A scorching heatwave targeted Europe in July 2023. It has claimed one victim while injuring three others, according to Reuters. Reporters Julia Jacobo and Kenton Gewecke discussed on ABC News that humans are the most responsible for the heatwaves due to our constant burning of fossil fuels, raising the earth’s temperature; hence the heatwaves are entirely anthropogenic. Temperatures in Europe have measured to be approximately 2.5 degrees Celsius/ 36.5 degrees Fahrenheit more than usual.

Prolonged temperature rises are expected in multiple countries, including Italy, Spain, France, Germany, and Poland, as announced by the European Space Agency, according to an analysis conducted by World Weather Attribution. The process of Climate Change has made the heatwaves ‘hotter, longer and more frequent.’ These heatwaves have a ten percent chance of occurring any given year in Europe. Research has found that without using fossil fuels from humans and, consequently, human-caused climate change, extreme heat would be limited to only once every 250 years. Furthermore, heat waves of the magnitude of what has been experienced throughout the month of July would have been impossible.

Providing a Solution

Precautions and measures have been implemented to reduce the effect of these heat waves; in fact, authorities have installed the following safety measures after a particularly deadly heatwave that occurred 20 years ago. There are public cooling spaces and warning systems for extreme heat to warn the public. Not only this, but municipalities in certain areas have experimented with methods such as reflective paint on pavements or creating more space for water to cool the ground. However, experts (according to a NY Times article) believe that the authorities need to do more to combat the extreme heat waves advancing in Europe believe that this isn’t enough. Large-scale lifestyle changes need to be made in order to reduce the burning of fossil fuels, personally and industrially.

In Athens, the capital of Greece, city officials are renovating a historic aqueduct that dates to the Roman era to irrigate green corridors in the city. Unfortunately, these initiatives and projects depend on the investment supplied by the public and private sectors as well as the political will of said country’s elected officials.

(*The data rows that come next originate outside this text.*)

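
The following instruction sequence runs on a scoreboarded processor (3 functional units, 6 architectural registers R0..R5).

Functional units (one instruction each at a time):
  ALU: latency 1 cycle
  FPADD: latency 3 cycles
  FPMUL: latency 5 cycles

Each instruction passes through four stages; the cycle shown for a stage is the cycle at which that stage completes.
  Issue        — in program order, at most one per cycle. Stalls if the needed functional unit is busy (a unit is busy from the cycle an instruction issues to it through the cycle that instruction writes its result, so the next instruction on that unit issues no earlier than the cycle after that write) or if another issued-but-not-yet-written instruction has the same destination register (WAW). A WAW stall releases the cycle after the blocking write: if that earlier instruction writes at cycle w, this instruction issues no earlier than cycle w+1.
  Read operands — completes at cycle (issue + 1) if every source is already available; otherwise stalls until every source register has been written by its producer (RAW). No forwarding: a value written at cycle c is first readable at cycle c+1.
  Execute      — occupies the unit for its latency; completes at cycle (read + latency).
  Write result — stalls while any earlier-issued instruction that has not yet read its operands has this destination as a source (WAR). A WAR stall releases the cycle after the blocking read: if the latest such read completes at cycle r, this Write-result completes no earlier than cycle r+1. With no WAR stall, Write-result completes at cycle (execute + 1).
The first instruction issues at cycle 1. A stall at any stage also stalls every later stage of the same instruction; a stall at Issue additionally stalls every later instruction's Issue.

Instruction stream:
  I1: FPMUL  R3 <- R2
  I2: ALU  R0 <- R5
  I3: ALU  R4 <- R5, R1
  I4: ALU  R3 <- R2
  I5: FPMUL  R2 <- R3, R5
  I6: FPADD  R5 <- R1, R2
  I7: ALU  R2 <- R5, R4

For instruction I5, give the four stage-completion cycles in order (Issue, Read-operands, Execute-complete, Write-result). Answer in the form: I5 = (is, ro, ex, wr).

c1: I1→FPMUL
c2: I1 RO, I2→ALU
c3: I2 RO
c4: I2 EX
c5: I2 WR R0
c6: I3→ALU
c7: I1 EX, I3 RO
c8: I1 WR R3, I3 EX
c9: I3 WR R4
c10: I4→ALU
c11: I4 RO, I5→FPMUL
c12: I4 EX, I6→FPADD
c13: I4 WR R3
c14: I5 RO
c19: I5 EX
c20: I5 WR R2
c21: I6 RO, I7→ALU
c24: I6 EX
c25: I6 WR R5
c26: I7 RO
c27: I7 EX
c28: I7 WR R2

I5 = (11, 14, 19, 20)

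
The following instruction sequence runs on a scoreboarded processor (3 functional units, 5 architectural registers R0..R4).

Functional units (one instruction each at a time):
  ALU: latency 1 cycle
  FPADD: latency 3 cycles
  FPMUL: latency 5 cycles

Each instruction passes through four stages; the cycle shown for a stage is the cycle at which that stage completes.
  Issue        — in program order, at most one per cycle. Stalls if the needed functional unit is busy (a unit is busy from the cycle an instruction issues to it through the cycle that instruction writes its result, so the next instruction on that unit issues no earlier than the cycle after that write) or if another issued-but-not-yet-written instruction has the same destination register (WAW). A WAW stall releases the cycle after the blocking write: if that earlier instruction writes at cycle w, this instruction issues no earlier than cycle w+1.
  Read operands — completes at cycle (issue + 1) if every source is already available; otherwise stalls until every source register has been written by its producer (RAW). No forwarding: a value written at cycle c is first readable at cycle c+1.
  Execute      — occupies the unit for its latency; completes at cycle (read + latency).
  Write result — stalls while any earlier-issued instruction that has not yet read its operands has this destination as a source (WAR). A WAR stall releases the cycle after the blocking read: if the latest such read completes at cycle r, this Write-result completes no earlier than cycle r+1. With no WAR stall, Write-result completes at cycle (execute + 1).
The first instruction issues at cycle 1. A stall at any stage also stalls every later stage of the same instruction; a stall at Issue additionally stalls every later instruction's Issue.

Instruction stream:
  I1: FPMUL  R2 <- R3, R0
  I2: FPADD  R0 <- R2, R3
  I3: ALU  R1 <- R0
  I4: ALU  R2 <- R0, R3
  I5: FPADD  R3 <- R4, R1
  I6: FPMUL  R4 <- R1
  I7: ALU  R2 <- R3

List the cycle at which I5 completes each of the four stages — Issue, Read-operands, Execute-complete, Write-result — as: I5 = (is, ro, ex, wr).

I5 = (18, 19, 22, 23)

[I1] 1/2/7/8
[I2] 2/9/12/13  (RAW R2: wait I1 write@8)
[I3] 3/14/15/16  (RAW R0: wait I2 write@13)
[I4] 17/18/19/20  (struct: ALU busy until I3 writes@16)
[I5] 18/19/22/23
[I6] 19/20/25/26
[I7] 21/24/25/26  (struct: ALU busy until I4 writes@20; RAW R3: wait I5 write@23)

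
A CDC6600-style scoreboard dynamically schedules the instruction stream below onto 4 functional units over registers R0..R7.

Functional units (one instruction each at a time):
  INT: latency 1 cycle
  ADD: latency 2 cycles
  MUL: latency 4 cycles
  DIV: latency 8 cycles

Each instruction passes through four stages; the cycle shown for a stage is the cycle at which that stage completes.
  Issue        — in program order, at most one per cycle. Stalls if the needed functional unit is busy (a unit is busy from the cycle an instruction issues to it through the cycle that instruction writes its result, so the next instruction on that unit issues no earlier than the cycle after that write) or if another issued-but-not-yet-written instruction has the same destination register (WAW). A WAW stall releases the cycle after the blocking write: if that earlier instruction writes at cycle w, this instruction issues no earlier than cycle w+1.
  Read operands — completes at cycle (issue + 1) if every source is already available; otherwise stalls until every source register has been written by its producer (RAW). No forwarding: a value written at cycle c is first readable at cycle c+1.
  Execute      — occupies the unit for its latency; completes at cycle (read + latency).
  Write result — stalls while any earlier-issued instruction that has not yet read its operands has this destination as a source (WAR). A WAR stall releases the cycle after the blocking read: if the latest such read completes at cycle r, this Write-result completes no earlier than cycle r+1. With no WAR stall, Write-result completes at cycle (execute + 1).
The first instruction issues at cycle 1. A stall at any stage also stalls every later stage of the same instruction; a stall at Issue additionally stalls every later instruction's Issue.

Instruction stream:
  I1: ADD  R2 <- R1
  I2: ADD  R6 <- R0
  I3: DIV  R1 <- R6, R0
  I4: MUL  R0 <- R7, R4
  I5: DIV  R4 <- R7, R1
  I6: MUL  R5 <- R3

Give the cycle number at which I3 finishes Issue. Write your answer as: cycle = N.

cycle = 7

I1 -> (1, 2, 4, 5)
I2 -> (6, 7, 9, 10)  // struct: ADD busy until I1 writes@5
I3 -> (7, 11, 19, 20)  // RAW R6: wait I2 write@10
I4 -> (8, 9, 13, 14)
I5 -> (21, 22, 30, 31)  // struct: DIV busy until I3 writes@20
I6 -> (22, 23, 27, 28)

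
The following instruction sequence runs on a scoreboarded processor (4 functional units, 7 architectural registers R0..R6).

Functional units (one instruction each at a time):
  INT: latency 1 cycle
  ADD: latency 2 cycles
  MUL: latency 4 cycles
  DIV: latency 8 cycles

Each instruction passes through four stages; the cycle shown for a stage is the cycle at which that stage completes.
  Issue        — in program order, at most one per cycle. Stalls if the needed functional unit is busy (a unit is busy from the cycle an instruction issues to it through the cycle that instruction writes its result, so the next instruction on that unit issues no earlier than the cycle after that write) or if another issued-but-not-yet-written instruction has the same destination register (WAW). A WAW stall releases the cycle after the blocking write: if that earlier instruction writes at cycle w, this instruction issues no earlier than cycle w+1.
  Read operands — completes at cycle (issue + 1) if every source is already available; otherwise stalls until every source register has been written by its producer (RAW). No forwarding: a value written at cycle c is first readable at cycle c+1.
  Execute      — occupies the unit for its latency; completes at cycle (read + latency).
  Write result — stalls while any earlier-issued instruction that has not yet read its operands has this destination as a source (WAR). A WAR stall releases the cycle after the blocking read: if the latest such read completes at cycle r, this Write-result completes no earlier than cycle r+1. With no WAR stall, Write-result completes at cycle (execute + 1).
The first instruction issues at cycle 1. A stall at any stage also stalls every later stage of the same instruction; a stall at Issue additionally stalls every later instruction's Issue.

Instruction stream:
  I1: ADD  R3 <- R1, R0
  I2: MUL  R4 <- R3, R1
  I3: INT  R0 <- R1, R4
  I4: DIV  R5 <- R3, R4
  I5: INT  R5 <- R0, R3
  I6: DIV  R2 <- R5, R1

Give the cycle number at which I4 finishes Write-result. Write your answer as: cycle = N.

c1: I1 dispatched to ADD
c2: I1 operands ready · I2 dispatched to MUL
c3: I3 dispatched to INT
c4: I1 complete · I4 dispatched to DIV
c5: R3←I1
c6: I2 operands ready
c10: I2 complete
c11: R4←I2
c12: I3 operands ready · I4 operands ready
c13: I3 complete
c14: R0←I3
c20: I4 complete
c21: R5←I4
c22: I5 dispatched to INT
c23: I5 operands ready · I6 dispatched to DIV
c24: I5 complete
c25: R5←I5
c26: I6 operands ready
c34: I6 complete
c35: R2←I6

cycle = 21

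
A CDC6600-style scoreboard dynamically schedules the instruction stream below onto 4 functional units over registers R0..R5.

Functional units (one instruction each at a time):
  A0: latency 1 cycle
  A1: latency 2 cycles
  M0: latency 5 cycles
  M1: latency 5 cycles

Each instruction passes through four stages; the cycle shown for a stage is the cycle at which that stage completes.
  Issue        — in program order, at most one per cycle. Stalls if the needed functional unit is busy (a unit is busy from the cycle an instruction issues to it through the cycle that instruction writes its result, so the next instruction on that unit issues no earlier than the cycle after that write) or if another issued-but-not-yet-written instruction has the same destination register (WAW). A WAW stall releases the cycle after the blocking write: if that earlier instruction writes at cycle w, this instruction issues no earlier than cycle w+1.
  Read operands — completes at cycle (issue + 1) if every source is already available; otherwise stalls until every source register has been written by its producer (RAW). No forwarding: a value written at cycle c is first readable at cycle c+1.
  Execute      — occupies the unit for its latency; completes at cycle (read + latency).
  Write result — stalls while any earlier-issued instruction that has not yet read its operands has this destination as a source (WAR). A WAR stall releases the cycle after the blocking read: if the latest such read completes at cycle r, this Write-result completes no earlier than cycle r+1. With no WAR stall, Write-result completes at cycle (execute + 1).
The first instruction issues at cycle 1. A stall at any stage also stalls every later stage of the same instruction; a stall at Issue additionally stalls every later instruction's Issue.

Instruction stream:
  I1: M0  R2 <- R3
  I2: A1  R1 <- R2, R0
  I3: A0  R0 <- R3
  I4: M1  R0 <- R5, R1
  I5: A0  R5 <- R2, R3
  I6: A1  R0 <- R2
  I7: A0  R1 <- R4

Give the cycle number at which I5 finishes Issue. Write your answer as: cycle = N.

c1: I1 issues→M0
c2: I1 reads; I2 issues→A1
c3: I3 issues→A0
c4: I3 reads
c5: I3 exec-done
c7: I1 exec-done
c8: I1 writes R2
c9: I2 reads
c10: I3 writes R0
c11: I2 exec-done; I4 issues→M1
c12: I2 writes R1; I5 issues→A0
c13: I4 reads; I5 reads
c14: I5 exec-done
c15: I5 writes R5
c18: I4 exec-done
c19: I4 writes R0
c20: I6 issues→A1
c21: I6 reads; I7 issues→A0
c22: I7 reads
c23: I6 exec-done; I7 exec-done
c24: I6 writes R0; I7 writes R1

cycle = 12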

According to Jonathan Duwyn, head of the Cities Unit at UNEP, “Redesigning urban landscapes with more vegetation and water and implementing passive cooling strategies to improve thermal performance and reduce energy consumption in buildings are key to making cities more resilient to heatwaves.”

The Paris Agreement

The Paris Agreement is a legally binding international climate change treaty adopted by 196 parties at the UN Climate Change Conference (COP 21) in Paris. Its goal is to reduce global average temperatures to well below 2 degrees above pre-industrial levels and pursue efforts “to limit the temperature increase to 1.5 degrees by the end of the century. “The Paris Agreement works on a five-year cycle of increasingly ambitious climate action — or, ratcheting up — carried out by countries. Since 2020, countries have been submitting their national climate action plans, known as nationally determined contributions (NDCs). Each successive NDC is meant to reflect an increasingly higher degree of ambition compared to the previous version.”